This psalm has been a catalyst for Christians to write their own ‘psalm of life’, using updated metaphors such as ‘The Lord is my SatNav’ which try to express its continuing relevance in a society for which shepherds are a bit ‘passe’. But for older people (and I count myself among them!) it is the beautiful poetry of the Authorised King James Version of the Bible which resonates in its familiarity.
In just a few lines, the psalm shows us how to recognise the presence of God at times and in places where we might think God was absent; when we are exhausted, or surrounded by fear, or walking through the valley of the shadow of death itself. It teaches us to see the world we live in clearly, but at the same time to understand that we can live in this world courageously and trustingly. Although the world may be frightening, it is less frightening when God is leading us. Sometimes God calms the storm – but sometimes the storm rages, and God calms the frightened child.
The psalm does not offer us the lie that, if we are good people, life will be easy. The author of this psalm has enemies. But he has grown through the challenges, as he has learned to draw from the source of his comfort and peace.
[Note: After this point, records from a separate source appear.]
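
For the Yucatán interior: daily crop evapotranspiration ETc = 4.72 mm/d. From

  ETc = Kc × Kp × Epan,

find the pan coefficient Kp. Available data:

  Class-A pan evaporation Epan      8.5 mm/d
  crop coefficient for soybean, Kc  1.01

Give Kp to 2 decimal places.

0.55

ETc = Kc × Kp × Epan  ⇒  Kp = ETc / (Kc × Epan)
Kp = 4.72 / (1.01 × 8.5) = 4.72 / 8.585 = 0.5498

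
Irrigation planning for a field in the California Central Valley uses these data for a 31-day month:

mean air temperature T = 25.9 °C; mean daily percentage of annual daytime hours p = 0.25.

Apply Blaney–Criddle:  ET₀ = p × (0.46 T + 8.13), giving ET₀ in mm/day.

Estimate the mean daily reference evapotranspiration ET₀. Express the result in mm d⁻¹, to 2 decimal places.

ET₀ = 0.25 × (0.46 × 25.9 + 8.13) = 0.25 × 20.044 = 5.0110 mm/d

5.01 mm d⁻¹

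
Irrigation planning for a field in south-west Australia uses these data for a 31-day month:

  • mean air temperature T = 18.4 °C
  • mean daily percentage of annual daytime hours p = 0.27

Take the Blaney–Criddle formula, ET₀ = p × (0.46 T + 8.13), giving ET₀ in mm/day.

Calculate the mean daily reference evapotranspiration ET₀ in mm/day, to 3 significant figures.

4.48 mm/day

ET₀ = 0.27 × (0.46 × 18.4 + 8.13) = 0.27 × 16.594 = 4.4804 mm/d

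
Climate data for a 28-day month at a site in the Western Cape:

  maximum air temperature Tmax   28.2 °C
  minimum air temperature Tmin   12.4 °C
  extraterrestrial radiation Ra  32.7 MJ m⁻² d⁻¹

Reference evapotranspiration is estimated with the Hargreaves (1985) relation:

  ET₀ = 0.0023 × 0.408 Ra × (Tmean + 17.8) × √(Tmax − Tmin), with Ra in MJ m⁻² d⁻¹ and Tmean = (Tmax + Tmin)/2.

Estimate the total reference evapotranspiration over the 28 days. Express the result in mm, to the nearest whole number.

130 mm

Tmean = (28.2 + 12.4)/2 = 20.30 °C
0.408 Ra = 0.408 × 32.7 = 13.3416 mm/d equivalent
ET₀ = 0.0023 × 13.3416 × (20.30 + 17.8) × √15.8 = 0.0023 × 13.3416 × 38.10 × 3.9749 = 4.6472 mm/d
Over 28 days: 4.6472 × 28 = 130.122 mm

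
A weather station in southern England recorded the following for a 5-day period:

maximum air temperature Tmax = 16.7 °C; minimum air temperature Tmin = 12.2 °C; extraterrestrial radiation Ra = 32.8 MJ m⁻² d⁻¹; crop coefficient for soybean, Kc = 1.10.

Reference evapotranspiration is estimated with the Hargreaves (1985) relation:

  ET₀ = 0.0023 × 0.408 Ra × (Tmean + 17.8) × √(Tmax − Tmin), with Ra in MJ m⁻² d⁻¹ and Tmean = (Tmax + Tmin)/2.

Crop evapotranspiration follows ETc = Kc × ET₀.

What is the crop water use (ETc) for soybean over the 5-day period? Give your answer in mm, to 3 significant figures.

11.6 mm

Tmean = (16.7 + 12.2)/2 = 14.45 °C
0.408 Ra = 0.408 × 32.8 = 13.3824 mm/d equivalent
ET₀ = 0.0023 × 13.3824 × (14.45 + 17.8) × √4.5 = 0.0023 × 13.3824 × 32.25 × 2.1213 = 2.1057 mm/d
ETc = Kc × ET₀ = 1.10 × 2.1057 = 2.3163 mm/d
Over 5 days: 2.3163 × 5 = 11.582 mm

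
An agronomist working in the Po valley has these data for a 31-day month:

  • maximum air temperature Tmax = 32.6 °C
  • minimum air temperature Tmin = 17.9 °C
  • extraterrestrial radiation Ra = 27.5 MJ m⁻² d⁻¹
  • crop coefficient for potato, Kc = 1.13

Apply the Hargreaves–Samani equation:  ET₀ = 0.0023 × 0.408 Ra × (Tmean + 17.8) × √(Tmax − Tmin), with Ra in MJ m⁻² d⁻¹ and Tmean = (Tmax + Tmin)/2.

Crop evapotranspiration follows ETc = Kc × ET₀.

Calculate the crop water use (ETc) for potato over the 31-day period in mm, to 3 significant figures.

Tmean = (32.6 + 17.9)/2 = 25.25 °C
0.408 Ra = 0.408 × 27.5 = 11.2200 mm/d equivalent
ET₀ = 0.0023 × 11.2200 × (25.25 + 17.8) × √14.7 = 0.0023 × 11.2200 × 43.05 × 3.8341 = 4.2595 mm/d
ETc = Kc × ET₀ = 1.13 × 4.2595 = 4.8132 mm/d
Over 31 days: 4.8132 × 31 = 149.209 mm

149 mm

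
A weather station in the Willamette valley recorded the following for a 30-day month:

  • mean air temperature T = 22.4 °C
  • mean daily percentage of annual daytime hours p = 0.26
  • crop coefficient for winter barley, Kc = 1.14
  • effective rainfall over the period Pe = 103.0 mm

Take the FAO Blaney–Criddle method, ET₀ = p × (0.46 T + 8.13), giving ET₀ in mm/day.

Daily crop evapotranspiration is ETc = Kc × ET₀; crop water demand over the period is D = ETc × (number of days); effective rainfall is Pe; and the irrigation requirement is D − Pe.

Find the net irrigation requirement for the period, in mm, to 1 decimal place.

ET₀ = 0.26 × (0.46 × 22.4 + 8.13) = 0.26 × 18.434 = 4.7928 mm/d
ETc = Kc × ET₀ = 1.14 × 4.7928 = 5.4638 mm/d
Crop demand D = ETc × 30 d = 5.4638 × 30 = 163.914 mm
D − Pe = 163.914 − 103.0 = 60.914 mm

60.9 mm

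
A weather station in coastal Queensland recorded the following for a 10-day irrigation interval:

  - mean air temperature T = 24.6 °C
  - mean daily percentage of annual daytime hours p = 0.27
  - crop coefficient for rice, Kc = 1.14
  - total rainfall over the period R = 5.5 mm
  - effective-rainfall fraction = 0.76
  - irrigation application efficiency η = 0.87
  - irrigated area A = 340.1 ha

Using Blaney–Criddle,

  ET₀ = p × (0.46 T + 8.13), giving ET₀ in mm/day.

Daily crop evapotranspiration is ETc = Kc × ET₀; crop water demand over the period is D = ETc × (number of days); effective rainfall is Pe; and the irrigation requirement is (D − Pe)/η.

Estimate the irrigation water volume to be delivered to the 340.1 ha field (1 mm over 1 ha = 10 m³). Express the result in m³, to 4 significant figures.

217600 m³

ET₀ = 0.27 × (0.46 × 24.6 + 8.13) = 0.27 × 19.446 = 5.2504 mm/d
ETc = Kc × ET₀ = 1.14 × 5.2504 = 5.9855 mm/d
Crop demand D = ETc × 10 d = 5.9855 × 10 = 59.855 mm
Pe = 0.76 × 5.5 = 4.180 mm
D − Pe = 59.855 − 4.180 = 55.675 mm
Gross irrigation = 55.675 / 0.87 = 63.994 mm
Volume = 63.994 mm × 340.1 ha × 10 = 217643.6 m³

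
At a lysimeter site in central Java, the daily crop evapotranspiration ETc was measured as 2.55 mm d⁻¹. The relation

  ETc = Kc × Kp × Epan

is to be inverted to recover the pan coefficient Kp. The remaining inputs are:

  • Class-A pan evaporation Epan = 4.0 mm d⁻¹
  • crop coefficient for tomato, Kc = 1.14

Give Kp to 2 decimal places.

0.56

ETc = Kc × Kp × Epan  ⇒  Kp = ETc / (Kc × Epan)
Kp = 2.55 / (1.14 × 4.0) = 2.55 / 4.560 = 0.5592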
The psalm does not ask us to deny the shattering reality of death and loss, nor does it minimise their pain. It acknowledges the emotional darkness that sometimes surrounds us, and the deathly valley that we might even have to journey through ourselves. But instead of cursing a God who ‘permits’ death and loss, it introduces us to a God who is with us in our pain, and who leads us, supports us, and summons us to live bravely, reassuring us that we are not alone.
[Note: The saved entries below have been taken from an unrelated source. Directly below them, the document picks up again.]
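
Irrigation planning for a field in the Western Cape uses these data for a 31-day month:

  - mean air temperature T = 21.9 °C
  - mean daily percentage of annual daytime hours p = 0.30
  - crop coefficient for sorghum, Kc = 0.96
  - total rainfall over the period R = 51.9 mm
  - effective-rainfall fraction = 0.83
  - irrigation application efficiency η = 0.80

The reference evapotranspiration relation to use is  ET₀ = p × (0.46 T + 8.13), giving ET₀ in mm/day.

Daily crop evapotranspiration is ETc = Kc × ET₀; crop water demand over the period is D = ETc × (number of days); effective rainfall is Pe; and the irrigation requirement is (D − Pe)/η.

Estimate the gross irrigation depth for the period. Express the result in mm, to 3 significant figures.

149 mm

ET₀ = 0.30 × (0.46 × 21.9 + 8.13) = 0.30 × 18.204 = 5.4612 mm/d
ETc = Kc × ET₀ = 0.96 × 5.4612 = 5.2428 mm/d
Crop demand D = ETc × 31 d = 5.2428 × 31 = 162.527 mm
Pe = 0.83 × 51.9 = 43.077 mm
D − Pe = 162.527 − 43.077 = 119.450 mm
Gross irrigation = 119.450 / 0.80 = 149.313 mm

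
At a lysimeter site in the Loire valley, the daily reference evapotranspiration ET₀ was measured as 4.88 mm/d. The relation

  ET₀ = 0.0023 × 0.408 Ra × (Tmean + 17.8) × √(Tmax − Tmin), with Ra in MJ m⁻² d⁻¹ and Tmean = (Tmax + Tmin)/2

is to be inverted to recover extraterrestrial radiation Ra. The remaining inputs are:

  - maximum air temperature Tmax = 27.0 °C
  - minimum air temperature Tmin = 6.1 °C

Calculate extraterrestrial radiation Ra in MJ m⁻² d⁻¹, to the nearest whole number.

33 MJ m⁻² d⁻¹

Tmean = (27.0+6.1)/2 = 16.55 °C; ΔT = 20.9
Ra = ET₀ / [0.0023 × 0.408 × (Tmean+17.8) × √ΔT]
   = 4.88 / (0.0023 × 0.408 × 34.35 × 4.5717) = 33.115 MJ m⁻² d⁻¹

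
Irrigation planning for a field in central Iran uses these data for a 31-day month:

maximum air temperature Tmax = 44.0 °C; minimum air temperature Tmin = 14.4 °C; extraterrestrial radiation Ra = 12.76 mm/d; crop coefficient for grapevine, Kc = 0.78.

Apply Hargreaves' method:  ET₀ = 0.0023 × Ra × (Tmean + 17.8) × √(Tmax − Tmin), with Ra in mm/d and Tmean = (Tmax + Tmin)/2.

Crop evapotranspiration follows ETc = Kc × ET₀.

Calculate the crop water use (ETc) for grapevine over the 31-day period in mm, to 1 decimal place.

181.5 mm

Tmean = (44.0 + 14.4)/2 = 29.20 °C
ET₀ = 0.0023 × 12.76 × (29.20 + 17.8) × √29.6 = 0.0023 × 12.76 × 47.00 × 5.4406 = 7.5045 mm/d
ETc = Kc × ET₀ = 0.78 × 7.5045 = 5.8535 mm/d
Over 31 days: 5.8535 × 31 = 181.459 mm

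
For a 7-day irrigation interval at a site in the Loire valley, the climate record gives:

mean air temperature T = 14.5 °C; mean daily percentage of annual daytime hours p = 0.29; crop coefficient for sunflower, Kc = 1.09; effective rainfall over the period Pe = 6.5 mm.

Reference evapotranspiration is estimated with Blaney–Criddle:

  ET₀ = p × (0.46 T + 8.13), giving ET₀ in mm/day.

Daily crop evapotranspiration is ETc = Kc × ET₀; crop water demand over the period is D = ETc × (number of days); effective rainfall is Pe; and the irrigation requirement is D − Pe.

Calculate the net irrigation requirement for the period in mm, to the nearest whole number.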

If we are anxious, the psalm gives us courage. If we are grieving, it offers comfort. If our lives are embittered by unpleasant people, it reminds us that we are nourished and strengthened. If the world threatens to wear us down, it guides us and replenishes our souls. If we are obsessed with what we lack, it teaches us gratitude for what we have. And most of all, if we feel alone and adrift in a friendless world, it offers us the reassurance ‘Thou art with me’.
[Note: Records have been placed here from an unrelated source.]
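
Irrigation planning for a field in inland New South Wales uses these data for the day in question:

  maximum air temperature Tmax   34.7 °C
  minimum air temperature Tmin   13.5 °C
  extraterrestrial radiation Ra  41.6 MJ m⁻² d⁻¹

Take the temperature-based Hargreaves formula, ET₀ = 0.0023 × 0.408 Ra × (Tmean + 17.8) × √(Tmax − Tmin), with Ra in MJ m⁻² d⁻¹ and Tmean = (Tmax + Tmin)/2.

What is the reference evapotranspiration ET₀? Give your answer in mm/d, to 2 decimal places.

Tmean = (34.7 + 13.5)/2 = 24.10 °C
0.408 Ra = 0.408 × 41.6 = 16.9728 mm/d equivalent
ET₀ = 0.0023 × 16.9728 × (24.10 + 17.8) × √21.2 = 0.0023 × 16.9728 × 41.90 × 4.6043 = 7.5311 mm/d

7.53 mm/d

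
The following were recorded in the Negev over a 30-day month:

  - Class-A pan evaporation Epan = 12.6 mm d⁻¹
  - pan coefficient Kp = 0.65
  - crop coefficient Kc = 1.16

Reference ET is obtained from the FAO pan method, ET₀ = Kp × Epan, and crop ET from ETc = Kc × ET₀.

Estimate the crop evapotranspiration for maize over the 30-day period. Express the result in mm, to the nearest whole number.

ET₀ = 0.65 × 12.6 = 8.1900 mm/d
ETc = Kc × ET₀ = 1.16 × 8.1900 = 9.5004 mm/d
Over 30 days: 9.5004 × 30 = 285.012 mm

285 mm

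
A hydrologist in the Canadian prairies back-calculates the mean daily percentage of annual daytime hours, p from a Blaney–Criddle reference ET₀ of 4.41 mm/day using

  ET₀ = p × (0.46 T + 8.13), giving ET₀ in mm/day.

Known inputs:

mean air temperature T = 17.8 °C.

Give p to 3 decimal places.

p = ET₀ / (0.46 T + 8.13) = 4.41 / (0.46 × 17.8 + 8.13) = 4.41 / 16.318 = 0.2703

0.270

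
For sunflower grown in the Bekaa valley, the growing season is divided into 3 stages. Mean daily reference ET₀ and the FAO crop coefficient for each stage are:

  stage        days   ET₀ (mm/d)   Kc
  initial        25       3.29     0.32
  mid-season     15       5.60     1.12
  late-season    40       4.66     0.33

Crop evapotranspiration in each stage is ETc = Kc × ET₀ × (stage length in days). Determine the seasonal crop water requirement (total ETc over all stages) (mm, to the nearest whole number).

182 mm

initial: 0.32 × 3.29 × 25 = 26.32 mm
mid-season: 1.12 × 5.60 × 15 = 94.08 mm
late-season: 0.33 × 4.66 × 40 = 61.51 mm
Seasonal total = 181.91 mm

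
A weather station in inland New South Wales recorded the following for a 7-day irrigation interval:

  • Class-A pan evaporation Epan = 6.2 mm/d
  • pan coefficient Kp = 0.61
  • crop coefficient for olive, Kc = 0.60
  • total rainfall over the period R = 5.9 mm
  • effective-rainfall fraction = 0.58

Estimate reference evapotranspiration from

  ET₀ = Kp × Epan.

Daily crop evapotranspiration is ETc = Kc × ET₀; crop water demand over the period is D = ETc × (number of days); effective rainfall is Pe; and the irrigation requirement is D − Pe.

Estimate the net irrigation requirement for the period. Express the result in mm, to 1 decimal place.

ET₀ = 0.61 × 6.2 = 3.7820 mm/d
ETc = Kc × ET₀ = 0.60 × 3.7820 = 2.2692 mm/d
Crop demand D = ETc × 7 d = 2.2692 × 7 = 15.884 mm
Pe = 0.58 × 5.9 = 3.422 mm
D − Pe = 15.884 − 3.422 = 12.462 mm

12.5 mm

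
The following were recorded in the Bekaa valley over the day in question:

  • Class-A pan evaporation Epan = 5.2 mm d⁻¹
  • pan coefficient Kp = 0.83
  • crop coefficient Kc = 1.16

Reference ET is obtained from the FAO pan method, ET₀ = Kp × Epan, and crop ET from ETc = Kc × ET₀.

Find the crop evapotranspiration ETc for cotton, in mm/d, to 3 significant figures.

5.01 mm/d

ET₀ = 0.83 × 5.2 = 4.3160 mm/d
ETc = Kc × ET₀ = 1.16 × 4.3160 = 5.0066 mm/d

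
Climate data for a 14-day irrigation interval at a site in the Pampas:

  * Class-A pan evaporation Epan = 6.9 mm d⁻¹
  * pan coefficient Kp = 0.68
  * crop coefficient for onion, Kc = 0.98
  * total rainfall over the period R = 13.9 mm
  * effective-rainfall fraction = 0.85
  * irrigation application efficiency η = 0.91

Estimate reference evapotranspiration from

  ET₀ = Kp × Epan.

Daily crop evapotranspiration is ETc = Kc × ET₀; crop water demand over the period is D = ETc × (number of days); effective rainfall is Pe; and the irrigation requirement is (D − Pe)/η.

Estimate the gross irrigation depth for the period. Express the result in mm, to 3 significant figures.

ET₀ = 0.68 × 6.9 = 4.6920 mm/d
ETc = Kc × ET₀ = 0.98 × 4.6920 = 4.5982 mm/d
Crop demand D = ETc × 14 d = 4.5982 × 14 = 64.375 mm
Pe = 0.85 × 13.9 = 11.815 mm
D − Pe = 64.375 − 11.815 = 52.560 mm
Gross irrigation = 52.560 / 0.91 = 57.758 mm

57.8 mm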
It is personal – written in the first person – and speaks straight into the life that you and I are living. Pray it often. In its ancient living word is a fresh new word for us from God today.
Jesus said ‘Iam the Good Shepherd’. All the rich Old Testament images of the shepherd as royal leader and protector, provider and compassionate companion, find fulfilment in Jesus. ‘My sheep listen to my voice. I know them and they follow me. I lay down my life for them. I give them eternal life, and they shall never perish. No one can snatch them out of my hand’.
Thanks be to God for his wonderful promise.